Machine Learning as a Tool for Early Detection: A Focus on Late-Stage Colorectal Cancer across Socioeconomic Spectrums

Cancers (Basel). 2024 Jan 26;16(3):540. doi: 10.3390/cancers16030540.

Abstract

Purpose: To assess the efficacy of various machine learning (ML) algorithms in predicting late-stage colorectal cancer (CRC) diagnoses against the backdrop of socio-economic and regional healthcare disparities.

Methods: An innovative theoretical framework was developed to integrate individual- and census tract-level social determinants of health (SDOH) with sociodemographic factors. A comparative analysis of the ML models was conducted using key performance metrics such as AUC-ROC to evaluate their predictive accuracy. Spatio-temporal analysis was used to identify disparities in late-stage CRC diagnosis probabilities.
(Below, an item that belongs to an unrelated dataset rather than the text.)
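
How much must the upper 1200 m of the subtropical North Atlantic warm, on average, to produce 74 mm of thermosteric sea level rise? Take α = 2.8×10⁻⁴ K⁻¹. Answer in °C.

0.22 °C

ΔT = Δh/(αH) = 0.074 / (2.8×10⁻⁴ × 1200) ≈ 0.2202 °C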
Results: Gradient boosting emerged as the superior model, with the top predictors for late-stage CRC diagnosis being anatomic site, year of diagnosis, age, proximity to superfund sites, and primary payer. Spatio-temporal clusters highlighted geographic areas with a statistically significant high probability of late-stage diagnoses, emphasizing the need for targeted healthcare interventions.

Conclusions: This research underlines the potential of ML in enhancing the prognostic predictions in oncology, particularly in CRC. The gradient boosting model, with its robust performance, holds promise for deployment in healthcare systems to aid early detection and formulate localized cancer prevention strategies. The study's methodology demonstrates a significant step toward utilizing AI in public health to mitigate disparities and improve cancer care outcomes.

Keywords: AI; cancer care; machine learning; precision care; predictive modeling; social determinants of health in oncology; socioeconomic disparity; spatial analysis.